GLEN DORNOCH WATERWAY GOLF LINKS
Glen Dornoch incorporates natural grasses better than most. And even though there are sections of the course that present beautifully colored flowers, it is those grasses that tend to star in the spring. Prior to the heat of summer, these strands - often drawing their life from the nearby Intracoastal Waterway and or the accompanying marshes - are fully clustered. They affect shot and club selection, to be sure, but they also add great views to the first chunk of the calendar.
PAWLEYS PLANTATION GOLF & COUNTRY CLUB
There’s plenty at Pawleys Plantation for horticulturists to fawn over. Somehow, it all comes together at once on the No. 12 tee box. With just the right angle, a photograph can include the large oak shading the tee, the fully bloomed flowers underneath, the super green fairway, an oversized waste bunker up the right side and a sliver of the marsh views on No. 13. Play your cards rights, hand one of your playing partners the phone or camera, and have a souvenir pic that will make your friends back home a wee bit jealous.
RIVER HILLS GOLF & COUNTRY CLUB
Ask anyone who has played here in the spring and there’s a good chance the reaction will be something along these lines: The course was just … so… green. Like most Tom Jackson designs - especially those in this area - River Hills is framed nearly throughout by various amounts of water. Coupled with undulation seldom seen along South Carolina’s Grand Strand, the grass is replenished more naturally than most sites. It makes the contrasts from the fairways to roughs to water to bunkers stand out that much more.

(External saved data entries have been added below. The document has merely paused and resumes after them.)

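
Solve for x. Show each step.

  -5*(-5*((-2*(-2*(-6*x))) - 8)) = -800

Step 1. [-5*(-5*((-2*(-2*(-6*x))) - 8)) = -800] divide by the outer -5 ⇒ div: -5*((-2*(-2*(-6*x))) - 8) = 160.
Step 2. [-5*((-2*(-2*(-6*x))) - 8) = 160] leading coefficient -5: divide by -5. So div: (-2*(-2*(-6*x))) - 8 = -32.
Step 3. [(-2*(-2*(-6*x))) - 8 = -32] peel the -8: add 8 from each side, so sub: -2*(-2*(-6*x)) = -24.
Step 4. [-2*(-2*(-6*x)) = -24] LHS = -2·(…); ÷-2 both sides. So div: -2*(-6*x) = 12.
Step 5. [-2*(-6*x) = 12] leading coefficient -2: divide by -2. So div: -6*x = -6.
Step 6. [-6*x = -6] leading coefficient -6: divide by -6. So div: x = 1.

Answer: x ∈ {1}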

For our money, we’ll take the views of the tee box from No. 5 and the final few yards on No. 18 and stack these two up against anyone, and that’s because of the heavenly feel provided by the extra touches put in place and then maintained for years. The large oaks, the flowers, the rolling terrain, the tunneled feel - it all combines to form the type of look that will push a really good course over the top when it comes to a player’s memory of a round.